Any suggestions or comments would be helpful. I am sure somebody knows this even though I have never seen it before.
Theorem
Let $(x_n)_{n\in\mathbb{Z}}$ be a set of separated points in $\mathbb{R}$ such that $\underset{n\in\mathbb{Z}}\inf x_{n+1}-x_n>c$. If $g\in W_p^k(\mathbb{R})$, $1\leq p\leq\infty$, $k\in\mathbb{N}$, then $(g(x_n))\in\ell_p$.
Proof:
First, in the $p=\infty$ case, if $g\in W_\infty^k(\mathbb{R})$, then $g$ is Lipschitz, and so the result is obvious. (That $W_\infty^1(\mathbb{R})=Lip(\mathbb{R})$ is a nontrivial result).

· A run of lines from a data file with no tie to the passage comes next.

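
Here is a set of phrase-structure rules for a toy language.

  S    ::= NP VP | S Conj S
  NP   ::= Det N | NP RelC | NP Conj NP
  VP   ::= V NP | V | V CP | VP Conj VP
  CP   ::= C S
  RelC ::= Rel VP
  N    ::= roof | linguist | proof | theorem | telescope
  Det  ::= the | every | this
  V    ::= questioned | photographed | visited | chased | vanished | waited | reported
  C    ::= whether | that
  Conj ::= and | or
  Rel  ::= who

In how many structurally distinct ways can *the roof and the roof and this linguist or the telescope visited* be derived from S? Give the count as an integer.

5

Two of the 5 distinct bracketings:
[S [NP [NP [Det the] [N roof]] [Conj and] [NP [NP [Det the] [N roof]] [Conj and] [NP [NP [Det this] [N linguist]] [Conj or] [NP [Det the] [N telescope]]]]] [VP [V visited]]]
[S [NP [NP [Det the] [N roof]] [Conj and] [NP [NP [NP [Det the] [N roof]] [Conj and] [NP [Det this] [N linguist]]] [Conj or] [NP [Det the] [N telescope]]]] [VP [V visited]]]
The trees differ in how a recursive rule is bracketed over the same span.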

So we tackle the case $1\leq p<\infty$. Let $$I_n:=\left[x_n-\frac{c}{3},x_n+\frac{c}{3}\right],\quad n\in\mathbb{N}$$ We define them this way so that they are disjoint, and also $|I_n|=\frac{2}{3}c$ for all $n$. By disjointness, we have that $$\underset{n\in\mathbb{Z}}\sum\int_{I_n}|g|^p\leq\int_\mathbb{R}|g|^p<\infty$$ On the other hand, if $y_n:=\underset{x\in I_n}{argmin}|g(x)|^p$, then we have that $$|g(y_n)|^p\frac{2}{3}c\leq\int_{I_n}|g|^p$$ and consequently, $(g(y_n))\in\ell_p$.
The following Lemma will be very useful presently.

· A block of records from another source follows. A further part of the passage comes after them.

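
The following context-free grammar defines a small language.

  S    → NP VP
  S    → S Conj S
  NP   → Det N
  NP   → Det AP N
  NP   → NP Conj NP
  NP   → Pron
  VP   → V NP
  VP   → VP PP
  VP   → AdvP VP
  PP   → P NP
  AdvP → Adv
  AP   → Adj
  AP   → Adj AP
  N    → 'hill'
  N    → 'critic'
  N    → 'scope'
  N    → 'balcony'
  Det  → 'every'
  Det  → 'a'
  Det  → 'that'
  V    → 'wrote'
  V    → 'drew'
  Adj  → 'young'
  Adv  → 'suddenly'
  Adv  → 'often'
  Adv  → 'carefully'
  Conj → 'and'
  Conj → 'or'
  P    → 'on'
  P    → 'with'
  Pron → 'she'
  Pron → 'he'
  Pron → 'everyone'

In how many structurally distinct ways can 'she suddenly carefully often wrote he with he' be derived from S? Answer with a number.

Two of the 4 distinct bracketings:
[S [NP [Pron she]] [VP [VP [AdvP [Adv suddenly]] [VP [AdvP [Adv carefully]] [VP [AdvP [Adv often]] [VP [V wrote] [NP [Pron he]]]]]] [PP [P with] [NP [Pron he]]]]]
[S [NP [Pron she]] [VP [AdvP [Adv suddenly]] [VP [VP [AdvP [Adv carefully]] [VP [AdvP [Adv often]] [VP [V wrote] [NP [Pron he]]]]] [PP [P with] [NP [Pron he]]]]]]
The trees differ in how a recursive rule is bracketed over the same span.

4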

Lemma: [A First Course in Sobolev Spaces, Leoni, Thm 7.13, p.222]
Let $\Omega\subset\mathbb{R}$ be open and $u:\Omega\to\mathbb{R}$. Let $1\leq p<\infty$. Then $u\in W_p^1(\mathbb{R})$ if and only if it admits an absolutely continuous representative, $\tilde{u}:\Omega\to\mathbb{R}$ such that $\tilde{u}$ and its classical derivative $\tilde{u}'$ belong to $L_p(\mathbb{R})$. Moreover, if $p>1$, then $\tilde{u}$ is Holder continuous of exponent $1/p'$.

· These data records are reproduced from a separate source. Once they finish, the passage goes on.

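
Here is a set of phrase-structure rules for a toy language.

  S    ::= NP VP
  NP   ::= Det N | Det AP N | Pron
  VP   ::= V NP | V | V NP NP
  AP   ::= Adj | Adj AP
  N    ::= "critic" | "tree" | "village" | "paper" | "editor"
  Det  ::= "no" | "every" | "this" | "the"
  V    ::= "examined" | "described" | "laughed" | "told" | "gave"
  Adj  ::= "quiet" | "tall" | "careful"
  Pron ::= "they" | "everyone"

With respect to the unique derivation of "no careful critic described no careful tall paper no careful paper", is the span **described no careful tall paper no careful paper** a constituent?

Yes

[S [NP [Det no] [AP [Adj careful]] [N critic]] [VP [V described] [NP [Det no] [AP [Adj careful] [AP [Adj tall]]] [N paper]] [NP [Det no] [AP [Adj careful]] [N paper]]]]
The words 'described no careful tall paper no careful paper' are exhaustively dominated by a single VP node (built by VP → V NP NP), so they form a constituent.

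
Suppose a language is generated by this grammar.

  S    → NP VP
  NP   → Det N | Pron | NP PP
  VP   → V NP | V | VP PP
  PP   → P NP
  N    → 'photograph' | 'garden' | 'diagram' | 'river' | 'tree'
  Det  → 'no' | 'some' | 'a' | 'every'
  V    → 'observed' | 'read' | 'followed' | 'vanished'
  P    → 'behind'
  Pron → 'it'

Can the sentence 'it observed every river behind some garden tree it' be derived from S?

Ungrammatical

An N word can never sit immediately before an N word in any string this grammar generates, so the substring 'garden tree' rules out a derivation.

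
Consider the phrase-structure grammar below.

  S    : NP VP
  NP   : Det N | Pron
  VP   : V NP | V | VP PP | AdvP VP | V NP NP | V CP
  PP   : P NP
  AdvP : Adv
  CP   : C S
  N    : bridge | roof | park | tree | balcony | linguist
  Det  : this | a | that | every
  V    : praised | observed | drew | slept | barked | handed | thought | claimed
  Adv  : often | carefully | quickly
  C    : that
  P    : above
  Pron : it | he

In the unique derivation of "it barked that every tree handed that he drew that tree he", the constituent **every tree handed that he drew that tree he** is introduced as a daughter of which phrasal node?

CP

[S [NP [Pron it]] [VP [V barked] [CP [C that] [S [NP [Det every] [N tree]] [VP [V handed] [CP [C that] [S [NP [Pron he]] [VP [V drew] [NP [Det that] [N tree]] [NP [Pron he]]]]]]]]]]
The span 'every tree handed that he drew that tree he' is the S node built by S → NP VP.
Its mother is the CP built by CP → C S.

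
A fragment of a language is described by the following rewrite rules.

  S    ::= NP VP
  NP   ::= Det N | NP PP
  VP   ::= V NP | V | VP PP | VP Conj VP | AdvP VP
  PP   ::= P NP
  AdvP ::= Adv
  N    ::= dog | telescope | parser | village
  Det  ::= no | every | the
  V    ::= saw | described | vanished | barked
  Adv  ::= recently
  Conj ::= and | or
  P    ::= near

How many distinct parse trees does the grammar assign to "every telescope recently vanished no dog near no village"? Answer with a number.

Two of the 3 distinct bracketings:
[S [NP [Det every] [N telescope]] [VP [VP [AdvP [Adv recently]] [VP [V vanished] [NP [Det no] [N dog]]]] [PP [P near] [NP [Det no] [N village]]]]]
[S [NP [Det every] [N telescope]] [VP [AdvP [Adv recently]] [VP [V vanished] [NP [NP [Det no] [N dog]] [PP [P near] [NP [Det no] [N village]]]]]]]
The difference turns on whether NP → NP PP is used at the relevant span, versus an alternative expansion of NP.

3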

So since $W_p^k(\mathbb{R})\subset W_p^1(\mathbb{R})$, taking $\Omega=\mathbb{R}$ in the Lemma allows us without loss of generality to assume that $g$ is absolutely continuous. Therefore by the Fundamental Theorem of Calculus, $$g(x_n)=g(y_n)+\int_{y_n}^{x_n}g(t)dt$$ Using the inequality $|a+b|^p\leq 2^p(|a|^p+|b|^p)$, we have $$|g(x_n)|^p\leq 2^p\left[|g(y_n)|^p+\left|\int_{y_n}^{x_n}g(t)dt\right|^p\right]\leq 2^p\left[|g(y_n)|^p+\left(\frac{2c}{3}\right)^\frac{p}{p'}\int_{I_n}|g(t)|^pdt\right]$$ The second inequality follows by Holder's Inequality: $$\left|\int_{y_n}^{x_n}g(t)dt\right|^p\leq\left(\int_{y_n}^{x_n}|g(t)|dt\right)^p\leq |I_n|^\frac{p}{p'}\int_{I_n}|g(t)|^pdt$$
We conclude that $$\underset{n\in\mathbb{Z}}\sum|g(x_n)|^p\leq C\left[\underset{n\in\mathbb{Z}}\sum|g(y_n)|^p+\underset{n\in\mathbb{Z}}\sum\int_{I_n}|g|^p\right]<\infty$$ and the conclusion follows.